Transfer of the virus from mite to pupa selects for the virulent form
Ryabov et al. (2014) showed in an elegant and very complete study that the transfer of DWV from mite to bee (pupa), which happens when the pupa is pierced or bitten by the mite, resulted in a strong amplification of only the virulent form of the virus inside the bee, also when the mite carried a mixture of many different forms of the virus. They were also able to show that the same happened when the virus mixture was introduced into the pupa by injection, again only the virulent form started to reproduce inside the pupa. They concluded that the high virus titres (number of virus particle, in billions) of the virulent recombinant of DWV did not arise in the mite but in the pupa, although the viruses also replicate (but slower) in the mite. However, it was because of the action (biting the pupa and transmitting the virus mixture) of the mites. Especially these pupae become symptomatic (deformed wings), but also: especially these pupae are detected and removed by VSH bees.
The combat: virulence and resistance
The fact that through the involvement of the mites the virus complex becomes increasingly virulent also causes that the damage done by the mites increases. However, VSH is put in action in this battle not against the varroa mites per se, but targeted against mites containing the virulent virus recombinant. Mites that do not transmit the virulent virus remain undiscovered or at least left unaffected. Moreover, VSH appears in this way to help varroa mites: by removing the virulent virus form the damage done by the remaining mites becomes less, and more mites can reproduce in a colony before a collapse follows. Maybe similar to the situation in the early days of varroa in Europe.
DWV/VDV-1 takes up the gauntlet
If VSH indeed combats the virulent form of the DWV/VDV-1 complex (by especially removing these) then VSH is principally a resistance behaviour against the virulent virus. In a recent very elegant study by Mondet et al (2015) carried out in France and New Zealand, the transcription of genes in the antennae of bees showing VSH compared to those never showing hygienic behaviours was studied (the groups were selected by observation of behaviours in an observation bee hive). It was shown that many genes playing roles in sensing odours were increasingly active in VSH bees, as well as metabolic and motor activity genes. The pattern of activity of the transcriptomes was more alike that found in nurse bees than in forager bees (the age of VSH activity, 15-18 days age is between that of nurses and foragers, (Wilson-Rich et al, 2009). But in addition a very remarkable outcome was that antennae of bees not showing hygienic behaviours contained high loads of virus particles of DWV/VDV-1 virus, much higher than the antennae of bees showing hygienic behaviour. The hygienic and non-hygienic bees originated from the same colony, so it seems that the virus in the antennae inhibits the expression of those genes that regulate VSH. The virus takes the VSH threat seriously, and takes up the gauntlet!

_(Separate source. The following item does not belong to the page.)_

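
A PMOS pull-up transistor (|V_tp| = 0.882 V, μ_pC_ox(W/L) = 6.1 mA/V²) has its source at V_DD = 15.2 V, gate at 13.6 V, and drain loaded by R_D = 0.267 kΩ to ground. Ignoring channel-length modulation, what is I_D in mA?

V_SG = V_DD − V_G = 15.2 − 13.6 = 1.6 V, so V_ov = 1.6 − 0.882 = 0.718 V.
Assume saturation: I_D = ½ k_p V_ov² = 0.5 × 6.1 × 0.718² = 1.57 mA, giving V_SD = V_DD − I_D R_D = 15.2 − 1.57 × 0.267 = 14.8 V.
V_SD = 14.8 V ≥ V_ov = 0.718 V, confirming saturation.

I_D = 1.57 mA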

In short, VSH is a trait of bees in the battle against varroa mites, but because varroa seldom comes alone but almost always in company with (virulent) viruses the VSH trait is a weapon against these viruses. This research also shows that host parasite relationships are complicated and that diverse players in such webs can affect each other and may shift balances. Maybe this also holds for some other bee traits which play a role in varroa resistance and tolerance, like grooming and the reduction of the reproduction success of mites in resistant bee brood cells.